Advances in battery storage will be needed to make electrified flights possible for longer distances. Battery storage has improved. The battery in a Tesla 3 has 10 times as much energy density as that used in the EV 1, an early electric vehicle that went into production in 1996 when Savagian was with General Motors. Energy from batteries has been increasing eight per cent annually.
But much, much more will be needed. Even the newest batteries hold just two per cent that of liquid fuel, Wired magazine explained in a 2017 story. In other words, 1,000 pounds (454 kg) of jet fuel yields about 14 times more energy than a 1,000-pound battery.
In his talk at the Aspen Institute event, “The Future of Aviation in a Carbon Constrained World,” Savagian counselled patience. “It will be decades before the largest aircraft are likely to be fully electrified,” he said. But when that happens, both airlines and consumers will benefit. His company projects savings of 90 per cent from electrified airplanes and maintenance costs cut 50 per cent. Those savings, in turn, will allow airlines to cut fares by 15 per cent, producing 40 per cent more volume.
Speaking at the same event, Aspen-area resident Amory Lovins—a co-founder of the Rocky Mountain Institute—maintained that airplane manufacturers could use carbon-fibre composite materials to make airplanes three to five times more energy efficient. “Many components made of metal today should not be,” Lovins said. He cited a simple $20 coffee pot. Replaced by a higher-tech model with energy consumption, it saves weight and hence fuel. “You take a pound out of a typical airplane and it’s worth around $2,000 in net-present value in fuel costs.”

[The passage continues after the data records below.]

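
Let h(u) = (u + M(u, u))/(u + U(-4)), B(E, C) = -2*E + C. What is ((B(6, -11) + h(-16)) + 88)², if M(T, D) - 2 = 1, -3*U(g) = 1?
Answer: 10394176/2401 ≈ 4329.1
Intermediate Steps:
U(g) = -⅓ (U(g) = -⅓*1 = -⅓)
M(T, D) = 3 (M(T, D) = 2 + 1 = 3)
B(E, C) = C - 2*E
h(u) = (3 + u)/(-⅓ + u) (h(u) = (u + 3)/(u - ⅓) = (3 + u)/(-⅓ + u))
((B(6, -11) + h(-16)) + 88)² = (((-11 - 2*6) + 3*(3 - 16)/(-1 + 3*(-16))) + 88)² = (((-11 - 12) + 3*(-13)/(-1 - 48)) + 88)² = ((-23 + 3*(-13)/(-49)) + 88)² = ((-23 + 3*(-1/49)*(-13)) + 88)² = ((-23 + 39/49) + 88)² = (-1088/49 + 88)² = (3224/49)² = 10394176/2401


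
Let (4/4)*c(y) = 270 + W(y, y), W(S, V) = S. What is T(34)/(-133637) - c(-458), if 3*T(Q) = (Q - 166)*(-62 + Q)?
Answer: 3588932/19091 ≈ 187.99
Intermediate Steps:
T(Q) = (-166 + Q)*(-62 + Q)/3 (T(Q) = ((Q - 166)*(-62 + Q))/3 = ((-166 + Q)*(-62 + Q))/3 = (-166 + Q)*(-62 + Q)/3)
c(y) = 270 + y
T(34)/(-133637) - c(-458) = (10292/3 - 76*34 + (1/3)*34**2)/(-133637) - (270 - 458) = (10292/3 - 2584 + (1/3)*1156)*(-1/133637) - 1*(-188) = (10292/3 - 2584 + 1156/3)*(-1/133637) + 188 = 1232*(-1/133637) + 188 = -176/19091 + 188 = 3588932/19091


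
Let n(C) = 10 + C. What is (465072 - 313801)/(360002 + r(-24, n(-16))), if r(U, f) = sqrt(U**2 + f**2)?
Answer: 27228931271/64800719696 - 453813*sqrt(17)/64800719696 ≈ 0.42017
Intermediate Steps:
(465072 - 313801)/(360002 + r(-24, n(-16))) = (465072 - 313801)/(360002 + sqrt((-24)**2 + (10 - 16)**2)) = 151271/(360002 + sqrt(576 + (-6)**2)) = 151271/(360002 + sqrt(576 + 36)) = 151271/(360002 + sqrt(612)) = 151271/(360002 + 6*sqrt(17))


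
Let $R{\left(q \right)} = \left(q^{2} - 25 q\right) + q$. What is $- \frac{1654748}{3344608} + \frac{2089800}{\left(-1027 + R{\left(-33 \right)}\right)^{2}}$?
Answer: $\frac{19022130283}{8023934632} \approx 2.3707$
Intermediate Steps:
$R{\left(q \right)} = q^{2} - 24 q$
$- \frac{1654748}{3344608} + \frac{2089800}{\left(-1027 + R{\left(-33 \right)}\right)^{2}} = - \frac{1654748}{3344608} + \frac{2089800}{\left(-1027 - 33 \left(-24 - 33\right)\right)^{2}} = \left(-1654748\right) \frac{1}{3344608} + \frac{2089800}{\left(-1027 - -1881\right)^{2}} = - \frac{21773}{44008} + \frac{2089800}{\left(-1027 + 1881\right)^{2}} = - \frac{21773}{44008} + \frac{2089800}{854^{2}} = - \frac{21773}{44008} + \frac{2089800}{729316} = - \frac{21773}{44008} + 2089800 \cdot \frac{1}{729316} = - \frac{21773}{44008} + \frac{522450}{182329} = \frac{19022130283}{8023934632}$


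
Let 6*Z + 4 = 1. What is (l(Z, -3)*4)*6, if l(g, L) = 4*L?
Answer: -288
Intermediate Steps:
Z = -½ (Z = -⅔ + (⅙)*1 = -⅔ + ⅙ = -½ ≈ -0.50000)
(l(Z, -3)*4)*6 = ((4*(-3))*4)*6 = -12*4*6 = -48*6 = -288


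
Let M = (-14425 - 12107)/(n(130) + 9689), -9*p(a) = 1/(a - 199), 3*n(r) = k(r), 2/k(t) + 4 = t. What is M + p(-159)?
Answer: -8077521217/2950098642 ≈ -2.7381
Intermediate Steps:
k(t) = 2/(-4 + t)
n(r) = 2/(3*(-4 + r)) (n(r) = (2/(-4 + r))/3 = 2/(3*(-4 + r)))
p(a) = -1/(9*(-199 + a)) (p(a) = -1/(9*(a - 199)) = -1/(9*(-199 + a)))
M = -2507274/915611 (M = (-14425 - 12107)/(2/(3*(-4 + 130)) + 9689) = -26532/((⅔)/126 + 9689) = -26532/((⅔)*(1/126) + 9689) = -26532/(1/189 + 9689) = -26532/1831222/189 = -26532*189/1831222 = -2507274/915611 ≈ -2.7384)
M + p(-159) = -2507274/915611 - 1/(-1791 + 9*(-159)) = -2507274/915611 - 1/(-1791 - 1431) = -2507274/915611 - 1/(-3222) = -2507274/915611 - 1*(-1/3222) = -2507274/915611 + 1/3222 = -8077521217/2950098642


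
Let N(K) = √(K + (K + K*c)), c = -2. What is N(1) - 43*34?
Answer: -1462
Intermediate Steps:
N(K) = 0 (N(K) = √(K + (K + K*(-2))) = √(K + (K - 2*K)) = √(K - K) = √0 = 0)
N(1) - 43*34 = 0 - 43*34 = 0 - 1462 = -1462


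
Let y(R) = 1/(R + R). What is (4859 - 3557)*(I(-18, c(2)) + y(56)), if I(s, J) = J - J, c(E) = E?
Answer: 93/8 ≈ 11.625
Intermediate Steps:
y(R) = 1/(2*R)
I(s, J) = 0
(4859 - 3557)*(I(-18, c(2)) + y(56)) = (4859 - 3557)*(0 + (1/2)/56) = 1302*(0 + (1/2)*(1/56)) = 1302*(0 + 1/112) = 1302*(1/112) = 93/8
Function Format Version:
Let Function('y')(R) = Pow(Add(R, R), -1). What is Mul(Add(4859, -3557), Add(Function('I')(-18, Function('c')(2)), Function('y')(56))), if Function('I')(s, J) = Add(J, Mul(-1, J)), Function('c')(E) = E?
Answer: Rational(93, 8) ≈ 11.625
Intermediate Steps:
Function('y')(R) = Mul(Rational(1, 2), Pow(R, -1)) (Function('y')(R) = Pow(Mul(2, R), -1) = Mul(Rational(1, 2), Pow(R, -1)))
Function('I')(s, J) = 0
Mul(Add(4859, -3557), Add(Function('I')(-18, Function('c')(2)), Function('y')(56))) = Mul(Add(4859, -3557), Add(0, Mul(Rational(1, 2), Pow(56, -1)))) = Mul(1302, Add(0, Mul(Rational(1, 2), Rational(1, 56)))) = Mul(1302, Add(0, Rational(1, 112))) = Mul(1302, Rational(1, 112)) = Rational(93, 8)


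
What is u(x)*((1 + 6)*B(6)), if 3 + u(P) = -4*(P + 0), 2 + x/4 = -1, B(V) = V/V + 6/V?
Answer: 630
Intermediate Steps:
B(V) = 1 + 6/V
x = -12 (x = -8 + 4*(-1) = -8 - 4 = -12)
u(P) = -3 - 4*P (u(P) = -3 - 4*(P + 0) = -3 - 4*P)
u(x)*((1 + 6)*B(6)) = (-3 - 4*(-12))*((1 + 6)*((6 + 6)/6)) = (-3 + 48)*(7*((⅙)*12)) = 45*(7*2) = 45*14 = 630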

Lovins has credentials. In 1976, amid the Arab oil embargos, he wrote a landmark essay published in Foreign Affairs magazine that talked about climate change, renewable energy and energy efficiency. Both businesses and governments responded sluggishly to his vison. Time has mostly proven him correct.
Price signals are needed to spur airlines to more rapid adoption of fuel-saving technology. “Without a clear market signal, vendors and investors will largely stay on the sidelines,” Lovins said. He deplored incrementalism that squanders fuel, efficiency and precious time. “The climate crisis will not wait,” he insisted. “Business as usual won’t work.”
Some think we’re in such a climatic pickle that we need to explore high-risk geoengineering strategies.
For example, can temperature rise of accumulated greenhouse gases be counteracted by reflecting more sunlight away from the Earth’s surface with a giant mirror in space? Another calls for spraying aerosols into the stratosphere, which is about 10 km above the Earth’s surface, simulating the effect of volcanic eruptions. A volcano eruption in the Philippines in 1991 cooled global temperature by 0.6 degrees C for about two years afterward.
Direct air capture is another idea, part of a broader set of solutions called negative emissions technology. This idea seeks to withdraw carbon dioxide or other greenhouse pollutants from the atmosphere. This is already being done in Squamish by a company called Carbon Engineering. The company was founded in 2009 by David Keith, then a professor at the University of Calgary (and now at Harvard University). Keith, with backing from Bill Gates and Murray Edwards, the financier of oil/tar sands extradition in Alberta (and co-owner of the Calgary Flames), succeeded in removing CO2 from the atmosphere in 2015 and converting it into fuel in 2017. Now, with backing from oil producers Chevron, Occidental and BHP, he’s trying to accomplish this at scale.
But Keith, in a 2013 book called A Case for Climate Engineering, warned against seeing geoengineering as the solution to climate change. “Our gadget-obsessed culture is all too easily drawn to a shiny new tech fix,” he said. Best, he said, would be to avoid creating emissions.
In aviation, though, it’s easier to create the problem than solutions. A case in point, is Denver International Airport, the fifth busiest airport in the United States and a hub for many connecting flights to ski towns. The airport plans to add 39 new gates to accommodate growing traffic. Nowhere in the storiesannouncing the expanding airlines was mention of the carbon footprint.